OUR VIEW ON QUALITATIVE DATA ANALYSIS
We see analysis as three concurrent flows of activities : data condensation, data display and conclusion drawing
/ verification.
DATA CONDENSATION
This refers to the process of selecting data, focusing, simplifying, abstracting, and / or transcribing the data that
appear in the full corpus ( body ) of written up field notes, interview transcripts, documents and other empirical
materials. By condensing, we’re making data stronger. Data condensation is a form of analysis that sharpens,
sorts, focuses, discards and organizes data in such a way that ‘final’ conclusions can be drawn and verified.
DATA DISPLAY
Generically, a display is an organized, compressed assembly of information that allows conclusion drawing and
action. In daily life, displays vary from gasoline gauges to newspapers and Facebook status updates. Looking at
displays helps us understand what is happening.

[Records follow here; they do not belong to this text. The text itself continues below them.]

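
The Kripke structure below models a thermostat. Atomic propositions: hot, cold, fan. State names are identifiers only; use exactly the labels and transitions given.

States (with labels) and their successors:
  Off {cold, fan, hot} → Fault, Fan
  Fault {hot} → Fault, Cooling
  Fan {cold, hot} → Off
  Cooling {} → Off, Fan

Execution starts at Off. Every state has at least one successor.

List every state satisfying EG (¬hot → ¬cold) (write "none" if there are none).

States satisfying ¬hot → ¬cold: {Off, Fault, Fan, Cooling}.
States satisfying EG (¬hot → ¬cold): {Off, Fault, Fan, Cooling}.

{Off, Fault, Fan, Cooling}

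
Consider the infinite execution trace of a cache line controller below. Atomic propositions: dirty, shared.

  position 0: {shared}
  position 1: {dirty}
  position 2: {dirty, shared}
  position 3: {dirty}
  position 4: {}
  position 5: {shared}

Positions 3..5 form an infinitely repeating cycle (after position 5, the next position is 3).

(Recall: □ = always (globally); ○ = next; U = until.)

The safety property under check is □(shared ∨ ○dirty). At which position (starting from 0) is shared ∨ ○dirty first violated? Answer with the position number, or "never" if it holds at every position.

3

Check shared ∨ ○dirty at each position in order: 0 ✓, 1 ✓, 2 ✓.
At position 3 the labels are {dirty} and the next position 4 has {}, so shared ∨ ○dirty is false there. This is the first violation.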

DRAWING AND VERIFYING CONCLUSIONS
, From the start of data collection , the
qualitative analyst interprets what
things mean by noting patterns ,
explanations, causal flows and
propositions. The competent
researcher holds these conclusions
lightly , maintaining openness and
scepticism, but the conclusions are
still there, vague at first, then
increasingly explicit and grounded.
‘final’ conclusions may not appear
until data collection is over.
Conclusion drawing, is only half of a Gemini configuration. Conclusions are also verified as the analyst proceeds.
Verification may be as brief as a fleeting second through crossing the mind during the witing or with extensive
efforts to replicate a finding in another data set.